Дюдувул плюет. В радио кричит много народу: мячик пинают. Двое-трое пинают мячик, а много народу сложили на коленях руки — смотрят на мяч. «Десять тысяч пар глаз устремили свой взор в центр поля», — хвастает дареное радио. Каждый человек поймает по одной рыбе тайменю, считает Дюдувул, выйдет десять тысяч рыбин! Гора величиною с Кодар. Но они сидят, смотрят мяч. Одни пинают мяч, другие ходят и ходят, а хунта делает пушки. А такие, как Васька Гыргенов сидят и пьют спирт — голова пухнет!

Андрей нашел в кармане крючки. Только и осталось богатства: перочинный ножик и рыболовные крючки в бутылочке из-под пенициллина. Все остальное вместе с рюкзаком ухнуло в пропасть.

— Пойду, побалуюсь, — говорит Андрей и просит для лесы суровую нитку или кусок капроновой жилки.

— Во, жилка! — выходит из палатки Чохтоо с мотком в руке. — Настоящая, оленья: шигда.

Андрей пробует — крепче капроновой. Шигдой женщины унты шьют, объясняет Чохтоо. Но и для лесы годится, поди.

Андрей срезает ветку для удилища и уходит по речке вниз. По кустам тихо крадутся обе девочки — Чэкэрэк и Аярик. Дюдувул велел смотреть, куда пойдет парень и что будет делать. В далеких землях нет мира, нельзя никому верить. «Хунта…Ирландия…Израиль», — говорит радио.

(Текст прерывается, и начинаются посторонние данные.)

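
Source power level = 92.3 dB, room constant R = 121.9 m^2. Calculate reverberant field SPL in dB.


Given values:
  Lw = 92.3 dB, R = 121.9 m^2
Formula: SPL = Lw + 10 * log10(4 / R)
Compute 4 / R = 4 / 121.9 = 0.032814
Compute 10 * log10(0.032814) = -14.8394
SPL = 92.3 + (-14.8394) = 77.46

77.46 dB


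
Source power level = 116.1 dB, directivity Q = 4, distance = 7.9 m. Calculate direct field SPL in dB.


Given values:
  Lw = 116.1 dB, Q = 4, r = 7.9 m
Formula: SPL = Lw + 10 * log10(Q / (4 * pi * r^2))
Compute 4 * pi * r^2 = 4 * pi * 7.9^2 = 784.2672
Compute Q / denom = 4 / 784.2672 = 0.0051003
Compute 10 * log10(0.0051003) = -22.924
SPL = 116.1 + (-22.924) = 93.18

93.18 dB


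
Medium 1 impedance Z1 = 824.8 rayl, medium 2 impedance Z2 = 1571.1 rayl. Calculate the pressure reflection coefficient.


Given values:
  Z1 = 824.8 rayl, Z2 = 1571.1 rayl
Formula: R = (Z2 - Z1) / (Z2 + Z1)
Numerator: Z2 - Z1 = 1571.1 - 824.8 = 746.3
Denominator: Z2 + Z1 = 1571.1 + 824.8 = 2395.9
R = 746.3 / 2395.9 = 0.3115

0.3115


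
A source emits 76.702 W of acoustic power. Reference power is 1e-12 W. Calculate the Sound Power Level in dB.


Given values:
  W = 76.702 W
  W_ref = 1e-12 W
Formula: SWL = 10 * log10(W / W_ref)
Compute ratio: W / W_ref = 76702000000000
Compute log10: log10(76702000000000) = 13.884807
Multiply: SWL = 10 * 13.884807 = 138.85

138.85 dB


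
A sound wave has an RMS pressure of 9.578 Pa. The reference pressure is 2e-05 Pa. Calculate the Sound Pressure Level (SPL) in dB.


Given values:
  p = 9.578 Pa
  p_ref = 2e-05 Pa
Formula: SPL = 20 * log10(p / p_ref)
Compute ratio: p / p_ref = 9.578 / 2e-05 = 478900
Compute log10: log10(478900) = 5.680245
Multiply: SPL = 20 * 5.680245 = 113.6

113.6 dB


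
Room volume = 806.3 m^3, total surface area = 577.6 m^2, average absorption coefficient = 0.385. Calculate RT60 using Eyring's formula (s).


Given values:
  V = 806.3 m^3, S = 577.6 m^2, alpha = 0.385
Formula: RT60 = 0.161 * V / (-S * ln(1 - alpha))
Compute ln(1 - 0.385) = ln(0.615) = -0.486133
Denominator: -577.6 * -0.486133 = 280.7904
Numerator: 0.161 * 806.3 = 129.8143
RT60 = 129.8143 / 280.7904 = 0.462

0.462 s


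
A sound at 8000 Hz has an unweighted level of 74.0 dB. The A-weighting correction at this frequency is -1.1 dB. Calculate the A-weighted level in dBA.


Given values:
  SPL = 74.0 dB
  A-weighting at 8000 Hz = -1.1 dB
Formula: L_A = SPL + A_weight
L_A = 74.0 + (-1.1)
L_A = 72.9

72.9 dBA


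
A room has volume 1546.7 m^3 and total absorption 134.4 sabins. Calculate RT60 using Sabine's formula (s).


Given values:
  V = 1546.7 m^3
  A = 134.4 sabins
Formula: RT60 = 0.161 * V / A
Numerator: 0.161 * 1546.7 = 249.0187
RT60 = 249.0187 / 134.4 = 1.853

1.853 s


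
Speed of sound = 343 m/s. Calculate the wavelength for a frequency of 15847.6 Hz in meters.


Given values:
  c = 343 m/s, f = 15847.6 Hz
Formula: lambda = c / f
lambda = 343 / 15847.6
lambda = 0.0216

0.0216 m


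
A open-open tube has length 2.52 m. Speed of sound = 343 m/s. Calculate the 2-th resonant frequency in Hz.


Given values:
  Tube type: open-open, L = 2.52 m, c = 343 m/s, n = 2
Formula: f_n = n * c / (2 * L)
Compute 2 * L = 2 * 2.52 = 5.04
f = 2 * 343 / 5.04
f = 136.11

136.11 Hz


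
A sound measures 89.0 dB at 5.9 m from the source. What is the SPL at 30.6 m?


Given values:
  SPL1 = 89.0 dB, r1 = 5.9 m, r2 = 30.6 m
Formula: SPL2 = SPL1 - 20 * log10(r2 / r1)
Compute ratio: r2 / r1 = 30.6 / 5.9 = 5.1864
Compute log10: log10(5.1864) = 0.714866
Compute drop: 20 * 0.714866 = 14.2973
SPL2 = 89.0 - 14.2973 = 74.7

74.7 dB


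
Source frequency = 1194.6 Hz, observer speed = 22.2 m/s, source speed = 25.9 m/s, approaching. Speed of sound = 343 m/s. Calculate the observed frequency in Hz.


Given values:
  f_s = 1194.6 Hz, v_o = 22.2 m/s, v_s = 25.9 m/s
  Direction: approaching
Formula: f_o = f_s * (c + v_o) / (c - v_s)
Numerator: c + v_o = 343 + 22.2 = 365.2
Denominator: c - v_s = 343 - 25.9 = 317.1
f_o = 1194.6 * 365.2 / 317.1 = 1375.81

1375.81 Hz


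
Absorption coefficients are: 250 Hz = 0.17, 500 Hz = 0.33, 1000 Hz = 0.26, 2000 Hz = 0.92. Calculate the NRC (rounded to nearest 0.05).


Given values:
  a_250 = 0.17, a_500 = 0.33
  a_1000 = 0.26, a_2000 = 0.92
Formula: NRC = (a250 + a500 + a1000 + a2000) / 4
Sum = 0.17 + 0.33 + 0.26 + 0.92 = 1.68
NRC = 1.68 / 4 = 0.42
Rounded to nearest 0.05: 0.4

0.4


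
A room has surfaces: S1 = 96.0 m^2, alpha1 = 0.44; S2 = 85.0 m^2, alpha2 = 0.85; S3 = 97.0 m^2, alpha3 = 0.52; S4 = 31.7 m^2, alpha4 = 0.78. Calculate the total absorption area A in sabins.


Given surfaces:
  Surface 1: 96.0 * 0.44 = 42.24
  Surface 2: 85.0 * 0.85 = 72.25
  Surface 3: 97.0 * 0.52 = 50.44
  Surface 4: 31.7 * 0.78 = 24.726
Formula: A = sum(Si * alpha_i)
A = 42.24 + 72.25 + 50.44 + 24.726
A = 189.66

189.66 sabins


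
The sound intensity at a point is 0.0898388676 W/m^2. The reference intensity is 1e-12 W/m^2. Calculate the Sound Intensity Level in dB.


Given values:
  I = 0.0898388676 W/m^2
  I_ref = 1e-12 W/m^2
Formula: SIL = 10 * log10(I / I_ref)
Compute ratio: I / I_ref = 89838867600
Compute log10: log10(89838867600) = 10.953464
Multiply: SIL = 10 * 10.953464 = 109.53

109.53 dB


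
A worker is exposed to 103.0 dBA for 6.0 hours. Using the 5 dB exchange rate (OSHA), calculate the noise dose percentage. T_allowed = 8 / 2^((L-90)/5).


Given values:
  L = 103.0 dBA, T = 6.0 hours
Formula: T_allowed = 8 / 2^((L - 90) / 5)
Compute exponent: (103.0 - 90) / 5 = 2.6
Compute 2^(2.6) = 6.062866
T_allowed = 8 / 6.062866 = 1.319508 hours
Dose = (T / T_allowed) * 100
Dose = (6.0 / 1.319508) * 100 = 454.71

454.71 %


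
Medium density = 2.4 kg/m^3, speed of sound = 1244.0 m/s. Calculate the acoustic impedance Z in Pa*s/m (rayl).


Given values:
  rho = 2.4 kg/m^3
  c = 1244.0 m/s
Formula: Z = rho * c
Z = 2.4 * 1244.0
Z = 2985.6

2985.6 rayl


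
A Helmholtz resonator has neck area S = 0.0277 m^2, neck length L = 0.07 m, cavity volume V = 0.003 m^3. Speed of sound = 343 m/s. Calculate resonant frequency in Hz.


Given values:
  S = 0.0277 m^2, L = 0.07 m, V = 0.003 m^3, c = 343 m/s
Formula: f = (c / (2*pi)) * sqrt(S / (V * L))
Compute V * L = 0.003 * 0.07 = 0.00021
Compute S / (V * L) = 0.0277 / 0.00021 = 131.9048
Compute sqrt(131.9048) = 11.484981
Compute c / (2*pi) = 343 / 6.283185 = 54.590148
f = 54.590148 * 11.484981 = 626.97

626.97 Hz


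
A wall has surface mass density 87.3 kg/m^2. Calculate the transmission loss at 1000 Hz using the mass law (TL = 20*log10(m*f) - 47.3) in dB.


Given values:
  m = 87.3 kg/m^2, f = 1000 Hz
Formula: TL = 20 * log10(m * f) - 47.3
Compute m * f = 87.3 * 1000 = 87300.0
Compute log10(87300.0) = 4.941014
Compute 20 * 4.941014 = 98.8203
TL = 98.8203 - 47.3 = 51.52

51.52 dB


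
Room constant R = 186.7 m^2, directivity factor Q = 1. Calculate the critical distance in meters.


Given values:
  R = 186.7 m^2, Q = 1
Formula: d_c = 0.141 * sqrt(Q * R)
Compute Q * R = 1 * 186.7 = 186.7
Compute sqrt(186.7) = 13.6638
d_c = 0.141 * 13.6638 = 1.927

1.927 m


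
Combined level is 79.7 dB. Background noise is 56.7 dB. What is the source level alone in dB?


Given values:
  L_total = 79.7 dB, L_bg = 56.7 dB
Formula: L_source = 10 * log10(10^(L_total/10) - 10^(L_bg/10))
Convert to linear:
  10^(79.7/10) = 93325430.0797
  10^(56.7/10) = 467735.1413
Difference: 93325430.0797 - 467735.1413 = 92857694.9384
L_source = 10 * log10(92857694.9384) = 79.68

79.68 dB


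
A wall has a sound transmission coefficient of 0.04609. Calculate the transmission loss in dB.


Given values:
  tau = 0.04609
Formula: TL = 10 * log10(1 / tau)
Compute 1 / tau = 1 / 0.04609 = 21.6967
Compute log10(21.6967) = 1.336394
TL = 10 * 1.336394 = 13.36

13.36 dB


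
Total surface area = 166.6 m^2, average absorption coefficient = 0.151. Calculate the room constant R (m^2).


Given values:
  S = 166.6 m^2, alpha = 0.151
Formula: R = S * alpha / (1 - alpha)
Numerator: 166.6 * 0.151 = 25.1566
Denominator: 1 - 0.151 = 0.849
R = 25.1566 / 0.849 = 29.63

29.63 m^2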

Дыбятся горы Кодара. Гудят. Вечная песнь жизни и смерти. Вечная тень радости и печали. Кодар — жестокий и добрый. Кодар, который отнял у Андрея любовь и теперь дает ему силы. Щербатые камни высот скребут облака. Сливаются в белое дым облаков и вечные снега гольцов, где не обитает живое. Редко-редко пройдет лишь загадочное животное — снежный баран.

Между высотами — седловина. Там угадывается оленья тропа. Тропа диких оленей. По этой тропе ушла любовь. Ушла в рубчатых горных ботинках и брезентовых джинсах. Ушла перевалить Кодар, а он, Андрей, остался со стертой ногой у камня, возле которого упражнялся с бубном шаман-любитель, молодой тунгус с речки Курунг-Урях.

И вот теперь Андрей третье лето прилетает из Минска — «с другого края земли» — в Чару, чтобы одолеть Кодар, стать самим собой. Или чуть выше! «Надо быть выше», — говорят про униженных.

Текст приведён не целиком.